The purpose of the dissertation is thus to outline the proofs of why the author disagrees with other philosophers or the general opinion.A thesis (or dissertation) may be arranged as a thesis by publication or a monograph, with or without appended papers, respectively, though many graduate programs allow candidates to submit a curated collection of published papers.
All the dissertation referees must already have achieved at least the academic degree that the candidate is trying to reach.
At English-speaking Canadian universities, writings presented in fulfillment of undergraduate coursework requirements are normally called papers, term papers or essays.
For Aristotle, a thesis would therefore be a supposition that is stated in contradiction with general opinion or express disagreement with other philosophers (104b33-35).
A supposition is a statement or opinion that may or may not be true depending on the evidence and/or proof that is offered (152b32).
They, therefore, avoid the traditional separate number sequence for front matter and require a single sequence of Arabic numerals starting with 1 for the first printed page (the recto of the title page).

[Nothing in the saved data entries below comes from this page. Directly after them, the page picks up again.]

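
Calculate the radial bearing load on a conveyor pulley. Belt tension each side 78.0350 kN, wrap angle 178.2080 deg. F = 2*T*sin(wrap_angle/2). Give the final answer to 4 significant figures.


F = 2 * 78.0350 * sin(178.2080/2 deg)
F = 156.1 kN


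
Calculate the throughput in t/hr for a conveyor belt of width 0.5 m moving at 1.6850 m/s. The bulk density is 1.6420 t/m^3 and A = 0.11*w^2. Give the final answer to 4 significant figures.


A = 0.11 * 0.5^2 = 0.0275 m^2
C = 0.0275 * 1.6850 * 1.6420 * 3600
C = 273.9 t/hr


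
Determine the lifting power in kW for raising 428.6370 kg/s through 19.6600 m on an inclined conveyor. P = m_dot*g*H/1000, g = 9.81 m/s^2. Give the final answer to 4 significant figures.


P = 428.6370 * 9.81 * 19.6600 / 1000
P = 82.67 kW


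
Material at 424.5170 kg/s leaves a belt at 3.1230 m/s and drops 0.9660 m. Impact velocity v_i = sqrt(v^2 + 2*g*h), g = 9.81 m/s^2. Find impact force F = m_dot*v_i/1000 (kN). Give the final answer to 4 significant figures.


v_i = sqrt(3.1230^2 + 2*9.81*0.9660) = 5.3578 m/s
F = 424.5170 * 5.3578 / 1000
F = 2.274 kN


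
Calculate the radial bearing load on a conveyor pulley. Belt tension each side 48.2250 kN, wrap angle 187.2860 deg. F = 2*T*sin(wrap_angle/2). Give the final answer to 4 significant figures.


F = 2 * 48.2250 * sin(187.2860/2 deg)
F = 96.26 kN


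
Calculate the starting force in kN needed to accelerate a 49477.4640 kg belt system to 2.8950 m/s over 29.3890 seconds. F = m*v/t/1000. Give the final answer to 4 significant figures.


F = 49477.4640 * 2.8950 / 29.3890 / 1000
F = 4.874 kN


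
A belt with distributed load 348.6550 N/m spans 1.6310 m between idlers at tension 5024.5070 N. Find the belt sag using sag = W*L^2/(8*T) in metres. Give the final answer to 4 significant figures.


sag = 348.6550 * 1.6310^2 / (8 * 5024.5070)
sag = 0.02307 m


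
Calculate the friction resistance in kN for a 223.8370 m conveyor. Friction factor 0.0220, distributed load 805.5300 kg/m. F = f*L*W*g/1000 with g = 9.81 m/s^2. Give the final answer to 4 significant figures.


F = 0.0220 * 223.8370 * 805.5300 * 9.81 / 1000
F = 38.91 kN


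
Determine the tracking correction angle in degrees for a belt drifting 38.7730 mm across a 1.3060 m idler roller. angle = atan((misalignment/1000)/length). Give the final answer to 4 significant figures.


misalign_m = 38.7730 / 1000 = 0.038773 m
angle = atan(0.038773 / 1.3060)
angle = 1.701 deg


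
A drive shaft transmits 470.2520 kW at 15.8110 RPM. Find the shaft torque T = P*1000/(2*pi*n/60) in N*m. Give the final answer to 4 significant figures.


omega = 2*pi*15.8110/60 = 1.65572 rad/s
T = 470.2520*1000 / 1.65572
T = 284000 N*m


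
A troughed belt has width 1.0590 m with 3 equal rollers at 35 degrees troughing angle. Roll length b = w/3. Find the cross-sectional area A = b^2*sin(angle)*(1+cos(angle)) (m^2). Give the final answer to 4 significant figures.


b = 1.0590/3 = 0.353 m
A = 0.353^2 * sin(35 deg) * (1 + cos(35 deg))
A = 0.1300 m^2


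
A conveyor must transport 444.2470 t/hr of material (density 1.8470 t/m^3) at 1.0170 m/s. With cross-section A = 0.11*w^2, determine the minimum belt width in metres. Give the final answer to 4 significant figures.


A_req = 444.2470 / (1.0170 * 1.8470 * 3600) = 0.0656953 m^2
w = sqrt(0.0656953 / 0.11)
w = 0.7728 m


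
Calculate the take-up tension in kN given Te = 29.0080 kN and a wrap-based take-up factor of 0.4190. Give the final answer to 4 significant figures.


T_tu = 29.0080 * 0.4190
T_tu = 12.15 kN


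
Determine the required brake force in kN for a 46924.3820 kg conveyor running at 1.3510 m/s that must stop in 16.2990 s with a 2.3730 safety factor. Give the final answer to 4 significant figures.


F = 46924.3820 * 1.3510 / 16.2990 * 2.3730 / 1000
F = 9.230 kN


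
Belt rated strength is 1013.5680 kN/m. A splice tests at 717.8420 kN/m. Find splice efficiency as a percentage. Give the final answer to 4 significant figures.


Eff = 717.8420 / 1013.5680 * 100
Eff = 70.82 %


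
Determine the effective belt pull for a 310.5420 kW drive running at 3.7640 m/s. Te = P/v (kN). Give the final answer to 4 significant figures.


Te = P / v = 310.5420 / 3.7640
Te = 82.50 kN


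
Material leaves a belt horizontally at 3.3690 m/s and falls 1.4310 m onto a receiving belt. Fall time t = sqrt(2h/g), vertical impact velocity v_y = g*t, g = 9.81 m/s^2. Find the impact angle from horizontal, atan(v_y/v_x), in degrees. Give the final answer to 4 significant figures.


t = sqrt(2*1.4310/9.81) = 0.540133 s
v_y = 9.81 * 0.540133 = 5.2987 m/s
angle = atan(5.2987 / 3.3690) = 57.55 deg


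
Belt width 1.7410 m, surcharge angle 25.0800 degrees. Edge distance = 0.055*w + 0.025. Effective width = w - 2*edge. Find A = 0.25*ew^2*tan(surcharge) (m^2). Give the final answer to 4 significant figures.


edge = 0.055*1.7410 + 0.025 = 0.120755 m
ew = 1.7410 - 2*0.120755 = 1.49949 m
A = 0.25 * 1.49949^2 * tan(25.0800 deg)
A = 0.2631 m^2


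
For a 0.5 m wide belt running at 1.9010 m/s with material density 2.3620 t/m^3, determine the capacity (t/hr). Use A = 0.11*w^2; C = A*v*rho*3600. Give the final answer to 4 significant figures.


A = 0.11 * 0.5^2 = 0.0275 m^2
C = 0.0275 * 1.9010 * 2.3620 * 3600
C = 444.5 t/hr


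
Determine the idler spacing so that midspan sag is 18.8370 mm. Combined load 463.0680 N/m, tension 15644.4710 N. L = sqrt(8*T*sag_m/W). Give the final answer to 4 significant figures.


sag = 18.8370/1000 = 0.018837 m
L = sqrt(8 * 15644.4710 * 0.018837 / 463.0680)
L = 2.256 m


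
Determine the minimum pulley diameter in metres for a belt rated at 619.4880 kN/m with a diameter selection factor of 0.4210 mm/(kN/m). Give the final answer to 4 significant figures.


D = 619.4880 * 0.4210 / 1000
D = 0.2608 m


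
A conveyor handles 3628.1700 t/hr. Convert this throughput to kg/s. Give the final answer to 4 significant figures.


m_dot = 3628.1700 * 1000 / 3600
m_dot = 1008 kg/s


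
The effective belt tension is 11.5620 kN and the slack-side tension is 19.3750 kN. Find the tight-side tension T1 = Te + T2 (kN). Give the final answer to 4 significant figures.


T1 = Te + T2 = 11.5620 + 19.3750
T1 = 30.94 kN


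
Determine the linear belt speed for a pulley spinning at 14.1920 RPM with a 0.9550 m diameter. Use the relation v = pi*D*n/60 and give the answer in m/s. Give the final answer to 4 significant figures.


v = pi * 0.9550 * 14.1920 / 60
v = 0.7097 m/s


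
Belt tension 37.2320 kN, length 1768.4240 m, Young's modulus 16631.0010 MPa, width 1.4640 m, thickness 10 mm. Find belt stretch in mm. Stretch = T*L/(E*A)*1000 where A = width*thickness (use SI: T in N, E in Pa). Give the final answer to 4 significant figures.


A = 1.4640 * 0.01 = 0.01464 m^2
Stretch = 37.2320*1000 * 1768.4240 / (16631.0010e6 * 0.01464) * 1000
Stretch = 270.4 mm


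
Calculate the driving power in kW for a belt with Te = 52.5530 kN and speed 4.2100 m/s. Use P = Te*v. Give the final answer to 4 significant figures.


P = Te * v = 52.5530 * 4.2100
P = 221.2 kW


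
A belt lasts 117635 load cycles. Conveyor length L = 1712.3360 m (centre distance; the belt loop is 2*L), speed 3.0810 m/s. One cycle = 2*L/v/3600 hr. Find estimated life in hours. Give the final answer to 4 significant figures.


cycle_time = 2 * 1712.3360 / 3.0810 / 3600 = 0.308763 hr
life = 117635 * 0.308763 = 36320 hours


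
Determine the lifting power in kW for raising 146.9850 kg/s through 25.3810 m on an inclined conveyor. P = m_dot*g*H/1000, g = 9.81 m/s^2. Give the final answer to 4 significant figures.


P = 146.9850 * 9.81 * 25.3810 / 1000
P = 36.60 kW


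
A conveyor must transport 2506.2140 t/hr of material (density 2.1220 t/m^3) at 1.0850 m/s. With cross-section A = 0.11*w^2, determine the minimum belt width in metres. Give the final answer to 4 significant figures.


A_req = 2506.2140 / (1.0850 * 2.1220 * 3600) = 0.302371 m^2
w = sqrt(0.302371 / 0.11)
w = 1.658 m


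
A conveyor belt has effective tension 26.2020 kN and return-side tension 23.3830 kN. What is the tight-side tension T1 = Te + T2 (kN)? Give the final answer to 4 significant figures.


T1 = Te + T2 = 26.2020 + 23.3830
T1 = 49.59 kN


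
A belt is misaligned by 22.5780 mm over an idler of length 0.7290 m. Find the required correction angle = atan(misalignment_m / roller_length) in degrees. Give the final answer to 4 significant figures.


misalign_m = 22.5780 / 1000 = 0.022578 m
angle = atan(0.022578 / 0.7290)
angle = 1.774 deg


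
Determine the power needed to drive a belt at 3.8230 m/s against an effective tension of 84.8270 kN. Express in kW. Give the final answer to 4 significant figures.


P = Te * v = 84.8270 * 3.8230
P = 324.3 kW


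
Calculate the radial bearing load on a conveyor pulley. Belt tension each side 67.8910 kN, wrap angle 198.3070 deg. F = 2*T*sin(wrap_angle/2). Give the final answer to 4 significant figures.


F = 2 * 67.8910 * sin(198.3070/2 deg)
F = 134.1 kN


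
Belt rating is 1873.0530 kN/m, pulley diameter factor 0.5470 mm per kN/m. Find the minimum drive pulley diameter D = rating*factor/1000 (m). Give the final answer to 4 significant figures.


D = 1873.0530 * 0.5470 / 1000
D = 1.025 m


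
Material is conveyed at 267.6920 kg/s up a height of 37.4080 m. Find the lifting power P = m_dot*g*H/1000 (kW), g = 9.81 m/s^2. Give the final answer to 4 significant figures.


P = 267.6920 * 9.81 * 37.4080 / 1000
P = 98.24 kW


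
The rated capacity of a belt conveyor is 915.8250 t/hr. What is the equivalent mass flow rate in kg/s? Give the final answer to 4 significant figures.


m_dot = 915.8250 * 1000 / 3600
m_dot = 254.4 kg/s


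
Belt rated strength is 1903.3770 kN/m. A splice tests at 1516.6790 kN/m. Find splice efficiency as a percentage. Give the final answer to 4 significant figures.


Eff = 1516.6790 / 1903.3770 * 100
Eff = 79.68 %


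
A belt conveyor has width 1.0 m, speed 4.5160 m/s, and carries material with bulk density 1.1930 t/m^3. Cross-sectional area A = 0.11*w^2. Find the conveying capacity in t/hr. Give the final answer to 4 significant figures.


A = 0.11 * 1.0^2 = 0.11 m^2
C = 0.11 * 4.5160 * 1.1930 * 3600
C = 2133 t/hr


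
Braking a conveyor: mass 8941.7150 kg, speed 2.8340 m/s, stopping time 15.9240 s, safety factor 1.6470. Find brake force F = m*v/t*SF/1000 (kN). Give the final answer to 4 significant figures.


F = 8941.7150 * 2.8340 / 15.9240 * 1.6470 / 1000
F = 2.621 kN


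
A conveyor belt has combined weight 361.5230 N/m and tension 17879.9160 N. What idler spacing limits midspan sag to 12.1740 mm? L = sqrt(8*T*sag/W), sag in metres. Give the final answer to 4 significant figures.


sag = 12.1740/1000 = 0.012174 m
L = sqrt(8 * 17879.9160 * 0.012174 / 361.5230)
L = 2.195 m


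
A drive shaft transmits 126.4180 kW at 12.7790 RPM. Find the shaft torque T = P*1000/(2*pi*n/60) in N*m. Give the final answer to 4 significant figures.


omega = 2*pi*12.7790/60 = 1.33821 rad/s
T = 126.4180*1000 / 1.33821
T = 94470 N*m


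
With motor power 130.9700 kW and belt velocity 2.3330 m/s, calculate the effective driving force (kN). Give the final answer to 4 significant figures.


Te = P / v = 130.9700 / 2.3330
Te = 56.14 kN


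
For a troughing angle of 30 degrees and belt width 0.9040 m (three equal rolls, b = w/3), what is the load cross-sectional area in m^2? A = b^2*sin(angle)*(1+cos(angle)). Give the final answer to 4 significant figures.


b = 0.9040/3 = 0.301333 m
A = 0.301333^2 * sin(30 deg) * (1 + cos(30 deg))
A = 0.08472 m^2


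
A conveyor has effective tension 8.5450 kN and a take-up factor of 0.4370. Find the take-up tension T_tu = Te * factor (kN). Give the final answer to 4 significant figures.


T_tu = 8.5450 * 0.4370
T_tu = 3.734 kN


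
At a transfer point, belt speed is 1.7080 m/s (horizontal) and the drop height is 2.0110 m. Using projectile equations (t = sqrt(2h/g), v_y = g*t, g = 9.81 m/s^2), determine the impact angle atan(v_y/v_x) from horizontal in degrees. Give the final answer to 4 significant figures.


t = sqrt(2*2.0110/9.81) = 0.640304 s
v_y = 9.81 * 0.640304 = 6.28138 m/s
angle = atan(6.28138 / 1.7080) = 74.79 deg


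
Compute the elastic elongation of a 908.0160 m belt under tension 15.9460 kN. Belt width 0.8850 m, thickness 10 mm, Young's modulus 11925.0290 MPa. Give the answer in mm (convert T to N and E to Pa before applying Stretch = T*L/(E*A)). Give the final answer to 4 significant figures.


A = 0.8850 * 0.01 = 0.00885 m^2
Stretch = 15.9460*1000 * 908.0160 / (11925.0290e6 * 0.00885) * 1000
Stretch = 137.2 mm


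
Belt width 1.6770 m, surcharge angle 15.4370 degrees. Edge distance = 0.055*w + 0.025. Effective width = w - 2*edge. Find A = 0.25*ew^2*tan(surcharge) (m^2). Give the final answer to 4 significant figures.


edge = 0.055*1.6770 + 0.025 = 0.117235 m
ew = 1.6770 - 2*0.117235 = 1.44253 m
A = 0.25 * 1.44253^2 * tan(15.4370 deg)
A = 0.1437 m^2


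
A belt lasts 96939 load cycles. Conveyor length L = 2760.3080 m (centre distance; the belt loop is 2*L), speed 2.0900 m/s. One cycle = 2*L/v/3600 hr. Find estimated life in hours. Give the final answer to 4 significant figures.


cycle_time = 2 * 2760.3080 / 2.0900 / 3600 = 0.733734 hr
life = 96939 * 0.733734 = 71130 hours


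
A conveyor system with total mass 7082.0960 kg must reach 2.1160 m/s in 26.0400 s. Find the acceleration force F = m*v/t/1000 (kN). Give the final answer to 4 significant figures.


F = 7082.0960 * 2.1160 / 26.0400 / 1000
F = 0.5755 kN


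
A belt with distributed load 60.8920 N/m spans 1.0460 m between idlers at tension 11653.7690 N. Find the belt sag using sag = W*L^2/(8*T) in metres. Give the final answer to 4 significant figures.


sag = 60.8920 * 1.0460^2 / (8 * 11653.7690)
sag = 0.0007146 m


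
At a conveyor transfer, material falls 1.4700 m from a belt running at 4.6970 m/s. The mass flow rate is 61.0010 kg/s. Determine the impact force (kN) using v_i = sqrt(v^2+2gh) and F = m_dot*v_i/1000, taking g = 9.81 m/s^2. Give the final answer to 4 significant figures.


v_i = sqrt(4.6970^2 + 2*9.81*1.4700) = 7.13465 m/s
F = 61.0010 * 7.13465 / 1000
F = 0.4352 kN


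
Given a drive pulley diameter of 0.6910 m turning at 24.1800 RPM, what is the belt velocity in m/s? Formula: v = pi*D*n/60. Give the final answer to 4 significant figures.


v = pi * 0.6910 * 24.1800 / 60
v = 0.8748 m/s


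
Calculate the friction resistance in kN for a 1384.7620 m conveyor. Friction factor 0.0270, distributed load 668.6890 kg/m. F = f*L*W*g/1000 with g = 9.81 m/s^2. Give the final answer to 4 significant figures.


F = 0.0270 * 1384.7620 * 668.6890 * 9.81 / 1000
F = 245.3 kN


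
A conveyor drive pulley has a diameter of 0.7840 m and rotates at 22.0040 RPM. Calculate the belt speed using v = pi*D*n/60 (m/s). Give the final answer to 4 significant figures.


v = pi * 0.7840 * 22.0040 / 60
v = 0.9033 m/s


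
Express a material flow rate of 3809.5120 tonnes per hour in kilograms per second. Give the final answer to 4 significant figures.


m_dot = 3809.5120 * 1000 / 3600
m_dot = 1058 kg/s


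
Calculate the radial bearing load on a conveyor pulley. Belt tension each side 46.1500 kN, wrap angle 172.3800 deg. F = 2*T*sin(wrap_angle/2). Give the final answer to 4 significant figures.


F = 2 * 46.1500 * sin(172.3800/2 deg)
F = 92.10 kN


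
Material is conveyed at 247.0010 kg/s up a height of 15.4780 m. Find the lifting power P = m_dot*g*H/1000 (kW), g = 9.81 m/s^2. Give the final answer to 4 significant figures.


P = 247.0010 * 9.81 * 15.4780 / 1000
P = 37.50 kW


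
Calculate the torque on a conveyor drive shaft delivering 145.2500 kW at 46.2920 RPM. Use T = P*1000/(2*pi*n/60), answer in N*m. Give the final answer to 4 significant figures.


omega = 2*pi*46.2920/60 = 4.84769 rad/s
T = 145.2500*1000 / 4.84769
T = 29960 N*m


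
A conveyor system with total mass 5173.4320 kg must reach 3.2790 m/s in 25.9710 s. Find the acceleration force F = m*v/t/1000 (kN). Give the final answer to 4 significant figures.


F = 5173.4320 * 3.2790 / 25.9710 / 1000
F = 0.6532 kN


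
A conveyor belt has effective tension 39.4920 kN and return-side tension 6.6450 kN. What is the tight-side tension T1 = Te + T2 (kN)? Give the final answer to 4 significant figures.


T1 = Te + T2 = 39.4920 + 6.6450
T1 = 46.14 kN


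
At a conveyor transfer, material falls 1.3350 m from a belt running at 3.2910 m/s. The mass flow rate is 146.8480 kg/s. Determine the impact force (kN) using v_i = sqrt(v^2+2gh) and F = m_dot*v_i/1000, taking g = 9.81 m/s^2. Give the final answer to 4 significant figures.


v_i = sqrt(3.2910^2 + 2*9.81*1.3350) = 6.08468 m/s
F = 146.8480 * 6.08468 / 1000
F = 0.8935 kN


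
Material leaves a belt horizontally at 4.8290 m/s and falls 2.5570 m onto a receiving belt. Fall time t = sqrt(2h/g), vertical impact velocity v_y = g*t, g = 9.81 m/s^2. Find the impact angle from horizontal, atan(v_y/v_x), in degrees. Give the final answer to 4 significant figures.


t = sqrt(2*2.5570/9.81) = 0.722014 s
v_y = 9.81 * 0.722014 = 7.08296 m/s
angle = atan(7.08296 / 4.8290) = 55.71 deg


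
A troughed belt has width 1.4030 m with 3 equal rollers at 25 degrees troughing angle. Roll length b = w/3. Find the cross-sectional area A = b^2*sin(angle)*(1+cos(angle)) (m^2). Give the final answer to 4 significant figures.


b = 1.4030/3 = 0.467667 m
A = 0.467667^2 * sin(25 deg) * (1 + cos(25 deg))
A = 0.1762 m^2


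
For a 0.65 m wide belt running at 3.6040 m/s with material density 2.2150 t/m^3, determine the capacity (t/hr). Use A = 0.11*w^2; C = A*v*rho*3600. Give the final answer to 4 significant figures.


A = 0.11 * 0.65^2 = 0.046475 m^2
C = 0.046475 * 3.6040 * 2.2150 * 3600
C = 1336 t/hr


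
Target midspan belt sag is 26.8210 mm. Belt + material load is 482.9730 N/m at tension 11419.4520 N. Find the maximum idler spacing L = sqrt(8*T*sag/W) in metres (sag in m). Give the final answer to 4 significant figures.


sag = 26.8210/1000 = 0.026821 m
L = sqrt(8 * 11419.4520 * 0.026821 / 482.9730)
L = 2.252 m


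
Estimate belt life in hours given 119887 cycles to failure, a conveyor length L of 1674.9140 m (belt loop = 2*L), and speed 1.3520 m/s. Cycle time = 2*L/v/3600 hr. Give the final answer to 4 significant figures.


cycle_time = 2 * 1674.9140 / 1.3520 / 3600 = 0.688245 hr
life = 119887 * 0.688245 = 82510 hours


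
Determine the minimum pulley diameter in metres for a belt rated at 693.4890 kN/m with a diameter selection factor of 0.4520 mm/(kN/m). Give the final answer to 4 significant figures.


D = 693.4890 * 0.4520 / 1000
D = 0.3135 m


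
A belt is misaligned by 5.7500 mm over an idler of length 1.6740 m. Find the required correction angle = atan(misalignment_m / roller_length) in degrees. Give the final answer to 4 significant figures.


misalign_m = 5.7500 / 1000 = 0.005750 m
angle = atan(0.005750 / 1.6740)
angle = 0.1968 deg


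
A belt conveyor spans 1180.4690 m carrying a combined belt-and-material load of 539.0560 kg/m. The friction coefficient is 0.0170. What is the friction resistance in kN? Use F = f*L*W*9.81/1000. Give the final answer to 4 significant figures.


F = 0.0170 * 1180.4690 * 539.0560 * 9.81 / 1000
F = 106.1 kN


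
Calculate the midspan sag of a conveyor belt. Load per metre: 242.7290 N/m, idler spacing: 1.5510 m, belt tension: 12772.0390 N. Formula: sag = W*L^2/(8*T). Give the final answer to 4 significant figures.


sag = 242.7290 * 1.5510^2 / (8 * 12772.0390)
sag = 0.005715 m


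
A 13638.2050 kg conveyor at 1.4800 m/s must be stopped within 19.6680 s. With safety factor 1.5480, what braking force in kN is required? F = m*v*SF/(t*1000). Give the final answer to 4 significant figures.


F = 13638.2050 * 1.4800 / 19.6680 * 1.5480 / 1000
F = 1.589 kN


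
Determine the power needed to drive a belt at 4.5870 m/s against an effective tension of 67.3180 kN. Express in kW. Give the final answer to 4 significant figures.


P = Te * v = 67.3180 * 4.5870
P = 308.8 kW


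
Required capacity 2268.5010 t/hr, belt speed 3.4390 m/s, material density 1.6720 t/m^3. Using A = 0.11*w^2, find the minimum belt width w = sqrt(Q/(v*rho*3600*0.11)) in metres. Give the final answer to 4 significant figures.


A_req = 2268.5010 / (3.4390 * 1.6720 * 3600) = 0.109589 m^2
w = sqrt(0.109589 / 0.11)
w = 0.9981 m


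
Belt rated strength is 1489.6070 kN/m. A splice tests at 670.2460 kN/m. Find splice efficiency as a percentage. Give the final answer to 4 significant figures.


Eff = 670.2460 / 1489.6070 * 100
Eff = 44.99 %


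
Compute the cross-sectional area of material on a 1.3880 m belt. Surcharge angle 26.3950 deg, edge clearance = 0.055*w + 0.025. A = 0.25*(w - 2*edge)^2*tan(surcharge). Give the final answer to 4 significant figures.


edge = 0.055*1.3880 + 0.025 = 0.10134 m
ew = 1.3880 - 2*0.10134 = 1.18532 m
A = 0.25 * 1.18532^2 * tan(26.3950 deg)
A = 0.1743 m^2


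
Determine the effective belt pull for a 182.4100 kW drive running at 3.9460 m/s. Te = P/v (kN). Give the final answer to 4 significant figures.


Te = P / v = 182.4100 / 3.9460
Te = 46.23 kN


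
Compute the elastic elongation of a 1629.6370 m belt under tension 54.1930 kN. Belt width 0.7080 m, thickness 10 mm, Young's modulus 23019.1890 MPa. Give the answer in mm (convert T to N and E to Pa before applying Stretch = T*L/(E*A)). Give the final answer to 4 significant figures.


A = 0.7080 * 0.01 = 0.00708 m^2
Stretch = 54.1930*1000 * 1629.6370 / (23019.1890e6 * 0.00708) * 1000
Stretch = 541.9 mm


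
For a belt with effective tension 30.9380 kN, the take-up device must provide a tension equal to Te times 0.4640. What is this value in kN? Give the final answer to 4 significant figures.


T_tu = 30.9380 * 0.4640
T_tu = 14.36 kN


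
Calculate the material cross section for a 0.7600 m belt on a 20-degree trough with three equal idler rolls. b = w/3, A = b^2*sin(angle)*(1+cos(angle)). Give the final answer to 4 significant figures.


b = 0.7600/3 = 0.253333 m
A = 0.253333^2 * sin(20 deg) * (1 + cos(20 deg))
A = 0.04258 m^2


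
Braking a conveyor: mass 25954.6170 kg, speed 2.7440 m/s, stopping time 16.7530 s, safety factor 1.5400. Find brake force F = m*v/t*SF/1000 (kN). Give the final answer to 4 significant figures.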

Presentation requirements, including pagination, layout, type and color of paper, use of acid-free paper (where a copy of the dissertation will become a permanent part of the library collection), paper size, order of components, and citation style, will be checked page by page by the accepting officer before the thesis is accepted and a receipt is issued. Most Italian universities, for example, have only general requirements on the character size and the page formatting, and leave much freedom for the actual typographic details.A longer paper or essay presented for completion of a 4-year bachelor's degree is sometimes called a major paper.High-quality research papers presented as the empirical study of a "postgraduate" consecutive bachelor with Honours or Baccalaureatus Cum Honore degree are called thesis (Honours Seminar Thesis).A thesis or dissertation committee is a committee that supervises a student's dissertation.In the US, these committees usually consist of a primary supervisor or advisor and two or more committee members, who supervise the progress of the dissertation and may also act as the examining committee, or jury, at the oral examination of the thesis (see below).An ordinary monograph has a title page, an abstract, a table of contents, comprising the various chapters like introduction, literature review, methodology, results, discussion, and bibliography or more usually a references section.They differ in their structure in accordance with the many different areas of study (arts, humanities, social sciences, technology, sciences, etc.) and the differences between them.In a thesis by publication, the chapters constitute an introductory and comprehensive review of the appended published and unpublished article documents.Dissertations normally report on a research project or study, or an extended analysis of a topic.Some older house styles specify that front matter (title page, abstract, table of content, etc.) must use a separate page number sequence from the main text, using Roman numerals.The relevant international standard and many newer style guides recognize that this book design practice can cause confusion where electronic document viewers number all pages of a document continuously from the first page, independent of any printed page numbers.